One source of angst I hear about the Opportunity School District is the mere fact that it’s a constitutional amendment.
Why, wonder some who oppose it and others who are just leery of it, must we change the Constitution to fix these chronically failing schools? (This is often asked as if the state Constitution is some sort of rarely changed document, like the U.S. Constitution. In fact it has been amended many times, even since the current version was adopted just 36 years ago.)
From there, the complaint usually heads in one of two directions. The first: Doesn’t existing law already give the state broad power to intervene in failing schools? The second: If we enshrine this power in the Constitution, won’t that give future lawmakers the ability to make any changes they want to the way the OSD works?
Let’s deal with both.
To the first objection, the answer is: Yes, but only in theory. That’s because a 2011 Georgia Supreme Court ruling threw the state’s authority over schools into great doubt.
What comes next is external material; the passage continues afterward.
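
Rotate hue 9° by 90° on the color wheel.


New hue = (H + rotation) mod 360
New hue = (9 + 90) mod 360
= 99 mod 360
= 99°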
That 4-3 ruling overturned Georgia’s original law authorizing state charter schools. But it could cast a much larger shadow because the majority sweepingly declared — without justification, as Justice David Nahmias’ dissent explained in exacting detail — the Constitution “grant(s) local boards of education the exclusive right to establish and maintain, i.e., the exclusive control over, general K-12 public education.”
Never mind the state school board, state schools superintendent, House and Senate education committees, and reams of K-12 regulation from the state, not to mention the nearly $9 billion a year in state funding for public schools. Local boards’ control was deemed “exclusive.”
So if lawmakers want to step in and transfer control of a chronically failing school from the local board to the school’s leaders and parents, as the OSD provides for, they need a constitutional amendment. Make no mistake: Some of the very same people trying to reassure you this amendment duplicates existing law would be the first folks to file a lawsuit, citing that 2011 ruling, if the state tried to intervene without an amendment.
The second objection is more insidious. Critics don’t specify the terrible ways the law might be changed; they just suggest the state plans to use the OSD to ambush perfectly adequate schools.
Understand why this objection is made. Most negative claims about the OSD are undermined by the amendment’s companion legislation, Senate Bill 133, which details how the program would operate. That reality is inconvenient for the critics, so they simply say the law will be changed.
Well, any law can be changed; that’s the way laws work. The fact that this one is tied to a constitutional amendment doesn’t make that any more or less likely.
What’s important to note here is only the critics are even talking about changing the OSD. The original law was well-considered and much-debated. Problems may arise and need to be fixed, but the notion of a bait-and-switch, with radical changes to the law after voters approve the amendment, is unprecedented and absurd.